Among automakers, Chrysler Corp. has been wedded in recent decades by Daimler, Cerberus, Fiat and now, the PSA Group. Yet this week in 1925, it was Chrysler’s founder, Walter Chrysler, who was saving automakers, in this case, Maxwell Motor Corp. Reorganizing it as the Chrysler Corp., Maxwell becomes nothing but a punchline in comedian Jack Benny’s repertoire.
A retirement brings a new job
In 1919, Walter Chrysler was the vice president of GM in charge of operations as well as president of Buick. Tired of GM founder Billy Durant, Chrysler resigns at age 45, determined to retire — or so he tells his wife.
Instead, he goes to work for Willys-Overland, which was struggling after the company’s World War I contracts ended even though as its many subsidiaries meant to service them remained.
“Its harvesters and airplanes, if anything, were better than its automobiles.

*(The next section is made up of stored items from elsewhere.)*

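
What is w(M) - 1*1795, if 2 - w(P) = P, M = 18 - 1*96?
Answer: -1715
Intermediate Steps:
M = -78 (M = 18 - 96 = -78)
w(P) = 2 - P
w(M) - 1*1795 = (2 - 1*(-78)) - 1*1795 = (2 + 78) - 1795 = 80 - 1795 = -1715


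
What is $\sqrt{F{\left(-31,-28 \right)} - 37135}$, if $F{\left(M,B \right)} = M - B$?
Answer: $i \sqrt{37138} \approx 192.71 i$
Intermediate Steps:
$\sqrt{F{\left(-31,-28 \right)} - 37135} = \sqrt{\left(-31 - -28\right) - 37135} = \sqrt{\left(-31 + 28\right) - 37135} = \sqrt{-3 - 37135} = \sqrt{-37138} = i \sqrt{37138}$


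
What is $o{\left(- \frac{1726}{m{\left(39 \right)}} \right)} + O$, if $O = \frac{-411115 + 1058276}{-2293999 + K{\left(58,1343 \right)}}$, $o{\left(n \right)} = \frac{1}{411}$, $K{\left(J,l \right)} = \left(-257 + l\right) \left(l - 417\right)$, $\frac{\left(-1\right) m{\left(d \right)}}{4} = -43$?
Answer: $- \frac{264694808}{529517193} \approx -0.49988$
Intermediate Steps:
$m{\left(d \right)} = 172$ ($m{\left(d \right)} = \left(-4\right) \left(-43\right) = 172$)
$K{\left(J,l \right)} = \left(-417 + l\right) \left(-257 + l\right)$ ($K{\left(J,l \right)} = \left(-257 + l\right) \left(-417 + l\right) = \left(-417 + l\right) \left(-257 + l\right)$)
$o{\left(n \right)} = \frac{1}{411}$
$O = - \frac{647161}{1288363}$ ($O = \frac{-411115 + 1058276}{-2293999 + \left(107169 + 1343^{2} - 905182\right)} = \frac{647161}{-2293999 + \left(107169 + 1803649 - 905182\right)} = \frac{647161}{-2293999 + 1005636} = \frac{647161}{-1288363} = 647161 \left(- \frac{1}{1288363}\right) = - \frac{647161}{1288363} \approx -0.50231$)
$o{\left(- \frac{1726}{m{\left(39 \right)}} \right)} + O = \frac{1}{411} - \frac{647161}{1288363} = - \frac{264694808}{529517193}$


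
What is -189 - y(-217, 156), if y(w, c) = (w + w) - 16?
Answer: 261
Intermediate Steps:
y(w, c) = -16 + 2*w (y(w, c) = 2*w - 16 = -16 + 2*w)
-189 - y(-217, 156) = -189 - (-16 + 2*(-217)) = -189 - (-16 - 434) = -189 - 1*(-450) = -189 + 450 = 261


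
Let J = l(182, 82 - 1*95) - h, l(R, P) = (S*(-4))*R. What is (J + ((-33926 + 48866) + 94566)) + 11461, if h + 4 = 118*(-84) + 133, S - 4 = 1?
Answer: 127110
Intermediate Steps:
S = 5 (S = 4 + 1 = 5)
h = -9783 (h = -4 + (118*(-84) + 133) = -4 + (-9912 + 133) = -4 - 9779 = -9783)
l(R, P) = -20*R (l(R, P) = (5*(-4))*R = -20*R)
J = 6143 (J = -20*182 - 1*(-9783) = -3640 + 9783 = 6143)
(J + ((-33926 + 48866) + 94566)) + 11461 = (6143 + ((-33926 + 48866) + 94566)) + 11461 = (6143 + (14940 + 94566)) + 11461 = (6143 + 109506) + 11461 = 115649 + 11461 = 127110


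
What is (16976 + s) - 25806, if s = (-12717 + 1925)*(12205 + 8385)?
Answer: -222216110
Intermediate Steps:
s = -222207280 (s = -10792*20590 = -222207280)
(16976 + s) - 25806 = (16976 - 222207280) - 25806 = -222190304 - 25806 = -222216110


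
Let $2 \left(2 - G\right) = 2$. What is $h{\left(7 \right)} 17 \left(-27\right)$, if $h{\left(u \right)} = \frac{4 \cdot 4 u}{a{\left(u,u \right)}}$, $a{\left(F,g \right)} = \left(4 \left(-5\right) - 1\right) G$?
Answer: $2448$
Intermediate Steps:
$G = 1$ ($G = 2 - 1 = 1$)
$a{\left(F,g \right)} = -21$ ($a{\left(F,g \right)} = \left(4 \left(-5\right) - 1\right) 1 = \left(-20 - 1\right) 1 = \left(-21\right) 1 = -21$)
$h{\left(u \right)} = - \frac{16 u}{21}$ ($h{\left(u \right)} = \frac{4 \cdot 4 u}{-21} = 16 u \left(- \frac{1}{21}\right) = - \frac{16 u}{21}$)
$h{\left(7 \right)} 17 \left(-27\right) = \left(- \frac{16}{21}\right) 7 \cdot 17 \left(-27\right) = \left(- \frac{16}{3}\right) 17 \left(-27\right) = \left(- \frac{272}{3}\right) \left(-27\right) = 2448$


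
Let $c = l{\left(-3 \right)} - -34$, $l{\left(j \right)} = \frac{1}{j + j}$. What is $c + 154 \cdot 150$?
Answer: $\frac{138803}{6} \approx 23134.0$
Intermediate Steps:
$l{\left(j \right)} = \frac{1}{2 j}$
$c = \frac{203}{6}$ ($c = \frac{1}{2 \left(-3\right)} - -34 = \frac{1}{2} \left(- \frac{1}{3}\right) + 34 = - \frac{1}{6} + 34 = \frac{203}{6} \approx 33.833$)
$c + 154 \cdot 150 = \frac{203}{6} + 154 \cdot 150 = \frac{203}{6} + 23100 = \frac{138803}{6}$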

The company had to make better automobiles if it were to survive,” Chrysler remembered in his memoir, “Life of a Working Man.”
Knowing he needed a new car, Chrysler came across three young engineers, Fred Zeder, Owen Skelton and Carl Breer. He partitioned off in a section of Willys’ Elizabeth, N.J. plant to design the new car.
Another call for help
Chrysler was still untangling the mess at Willys when his banker friends came calling to help with another troubled automaker. This time it was Maxwell Motors, formed in 1903 in Tarrytown, N.Y. by Jonathan Maxwell and Benjamin Briscoe with help from J.P. Morgan. Briscoe used Maxwell to build the United States Motor Co., a short-lived attempt to challenge General Motors. It didn’t work, and by 1920, Maxwell was facing ruin.
A new challenge
A wartime boom after World War I had helped Maxwell Motors overcome its loss of government contracts. But all booms fade, yet Maxwell was extended credit to the tune of $25 million. With onset of a recession, Maxwell was deeply in debt and facing ruin. But Chrysler wasn’t tempted to tackle saving Maxwell, leaving one meeting saying, “I would not touch it with a 10-foot pole.”
Yet the bankers kept at him, offering not the $500,000 salary he got at GM, not the $1 million paycheck he was getting from Willys, but $100,000 and ownership of the company, with rewards coming from possession of an ultimately successful company. He took the job, selling off its excess inventory, putting Maxwell through receivership and bringing the company back from the brink, much as Lee Iacocca and Sergio Marchionne each would later do with Chrysler.
He also exited Willys, taking his talented engineering trio with him along with the car they were working on. It would become Maxwell’s newest car: the Chrysler.
But it almost didn’t happen.
Rules and bankers block progress
Having left Willys and concentrating solely on Maxwell, Chrysler was working with Zeder, Skelton and Breer to bring the new car to market they started at Willys. But Chrysler was facing a problem. The American Automobile Chamber of Commerce, which allotted space at the New York City Auto Show, would not allot space for the new Chrysler as it had yet to be sold. Only cars that were already being sold, such as Maxwell’s other cars, could be displayed. Chrysler needed money to get the cars into production; Maxwell’s credit was stretched to the breaking point. Yet without visibility at the show, the Chrysler might be finished before it debuted.
Then, he had an idea.
They couldn’t get into the Grand Central Palace, where the show was taking place, but they could set up a display in the lobby of the Commodore Hotel, where most of the industry’s leaders were staying.
“Although we were not in the show, we stole it! From morning until late at night, a crowd was densely packed around us,” Chrysler wrote.
“Now and then I would observe a rival manufacturer pass his fingers over the plush-covered seats,” he remembered. “They knew the car was a sensation.”
Equally impressed were bankers, who lined up to give Maxwell more credit to get the car into production. Once it was, in 1924, Maxwell sold 32,000 Chryslers. The $5 million that the bankers loaned Maxwell netted a $4,115,000 profit.
What the future held
“There was no question about space for the Chrysler sixes when allotments were made for the Automobile Show of 1925,” Chrysler said. “It was a good time to straighten out our corporate structure and so, in 1925, Maxwell Motor Corporation became the Chrysler Corporation.”
By 1926, there are four models: the 50, the 60, the 70 and Imperial 80. By 1927, Chrysler is the fifth largest automaker in America. Chrysler expands rapidly in 1928, buying Dodge Brothers for $170 million, as well as introducing the mid-market DeSoto and low-priced Plymouth brands.
“The primer lesson of the automobile business was: ‘make your product so that all American families can afford to buy it,” Chrysler wrote. “Now and again, some manufacturer would forget that lesson. But we were not forgetting it.”
By 1937, Chrysler is building 1 million cars a year, and is the second biggest American automaker after GM. And it started this week in 1925, when Maxwell Motors Corp. became Chrysler Corp.